Method of preparation
- Dry roast the seeds, dals and curry leaves together and finally add powders and roast them until the raw smell fades.
- Let it cool down and then blend into a fine powder
- Keep it in a airtight container
Notes:
- Can used to make sambar, or any other masala curries.
- Store in a airtight container and can keep it for maximum of 3 months.
Garam Masala
An Aromatic blend of warming spices
Serves 2 persons
Ready in 20 minutes
Ingredients
- Cinnamon stick- 2 long pieces (crushed)
- Cardamom – 6 nos.
- Clove – 6 nos.
- Coriander seeds- 1 tbsp.
- Fennel seeds- ½ tbsp.
- Bay leaves- 5 leaves
- Cumin seeds- 1 tbsp.
- Curry leaves- 1 stalk
Method of preparation
- Heat a pan and roast the ingredients (add powdered ones at the end) until nice fragrance appears.
- Allow it to cool down and blend into a fine powder. The mix is ready.
Notes: Store in a airtight container and can keep it for 3 months.
Vata Curry Mix
Serves 2 persons
Ready in 20 minutes
Ingredients
- Ginger powder – ½ tsp
- Garlic powder – 1/4 tsp
- Cinnamon – 1 medium size piece (crushed)
- Cumin seeds – 1/2 tbsp.
- Cardamom – 3 pcs
- Curry leaves – 1 string
- Turmeric powder – ½ tsp
Method of preparation
- Heat a pan and roast the ingredients (add powdered ones at the end) until nice fragrance appears.
- Allow it to cool down and blend into a fine powder. The mix is ready.
Notes:
- Store in a airtight container and can keep it for 3 months.
- Instead of dry powders, you may use fresh ginger garlic paste during the preparation of curries.
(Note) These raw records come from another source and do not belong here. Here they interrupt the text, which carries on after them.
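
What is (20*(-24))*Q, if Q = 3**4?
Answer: -38880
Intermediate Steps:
Q = 81
(20*(-24))*Q = (20*(-24))*81 = -480*81 = -38880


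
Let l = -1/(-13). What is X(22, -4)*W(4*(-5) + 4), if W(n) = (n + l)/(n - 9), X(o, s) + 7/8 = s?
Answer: -621/200 ≈ -3.1050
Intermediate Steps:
l = 1/13 (l = -1*(-1/13) = 1/13 ≈ 0.076923)
X(o, s) = -7/8 + s
W(n) = (1/13 + n)/(-9 + n) (W(n) = (n + 1/13)/(n - 9) = (1/13 + n)/(-9 + n))
X(22, -4)*W(4*(-5) + 4) = (-7/8 - 4)*((1/13 + (4*(-5) + 4))/(-9 + (4*(-5) + 4))) = -39*(1/13 + (-20 + 4))/(8*(-9 + (-20 + 4))) = -39*(1/13 - 16)/(8*(-9 - 16)) = -39*(-207)/(8*(-25)*13) = -(-39)*(-207)/(200*13) = -39/8*207/325 = -621/200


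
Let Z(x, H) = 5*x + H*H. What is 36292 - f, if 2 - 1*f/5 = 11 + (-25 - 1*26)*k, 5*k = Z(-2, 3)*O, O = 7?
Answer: 36694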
- Don’t make this mixture with fresh garlic or ginger to keep for long term.
Can be add into any sauce preparations to enhance taste and fragrance especially in Vata dominance.
Pitta Curry Mix
Serves 2 persons
Ready in 20 minutes
Ingredients
- Coriander seeds – 2 tsp
- Fennel – ½ tbsp.
- Cinnamon – 1 long piece (crushed)
- Cardamom – 3 pcs
- Black pepper powder – 1/8 tsp
- Turmeric powder – ½ tsp
Method of preparation
- Heat a pan and roast the ingredients (add powdered ones at the end) until nice fragrance appears.
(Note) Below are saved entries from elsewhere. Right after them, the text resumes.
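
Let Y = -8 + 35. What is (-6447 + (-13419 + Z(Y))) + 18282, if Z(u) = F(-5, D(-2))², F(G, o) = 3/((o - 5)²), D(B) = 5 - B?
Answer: -25335/16 ≈ -1583.4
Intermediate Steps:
Y = 27
F(G, o) = 3/(-5 + o)² (F(G, o) = 3/((-5 + o)²) = 3/(-5 + o)²)
Z(u) = 9/16 (Z(u) = (3/(-5 + (5 - 1*(-2)))²)² = (3/(-5 + (5 + 2))²)² = (3/(-5 + 7)²)² = (3/2²)² = (3*(¼))² = (¾)² = 9/16)
(-6447 + (-13419 + Z(Y))) + 18282 = (-6447 + (-13419 + 9/16)) + 18282 = (-6447 - 214695/16) + 18282 = -317847/16 + 18282 = -25335/16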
- Allow it to cool down and make into fine powder.
Notes:
- Always add powdered ingredients at the end of roasting
- You can use fresh Cilantro and Mint leaves along with curry mix
- Can be add into any Sauce preparations to enhance taste and fragrance especially in Pitta dominance
Kapha Curry Mix
Serves 2 persons
Ready in 20 minutes
Ingredients
- Black pepper powder – ½ tsp
- Black mustard seeds – ¼ tsp
- Cinnamon – 1 long pieces (crushed)
- Cumin – 1/2 tbsp.
- Cloves – 3 pcs
- Cardamom – 3 pcs
- Curry leaves – 1 string
- Turmeric powder – ½ tsp
Method of preparation
- Heat a pan and roast the ingredients (add powdered ones at the end) until nice fragrance appears.
- Allow it to cool down and add into a blender and make a fine powder. The mix is ready to add into any curries
Notes:
- You may keep this powder in airtight container, in refrigerator for until 3 months.
- Can use ginger garlic paste or those dry powders as well.
- Can be add into any Sause preparations to enhance taste and fragrance especially in Kapha dominance.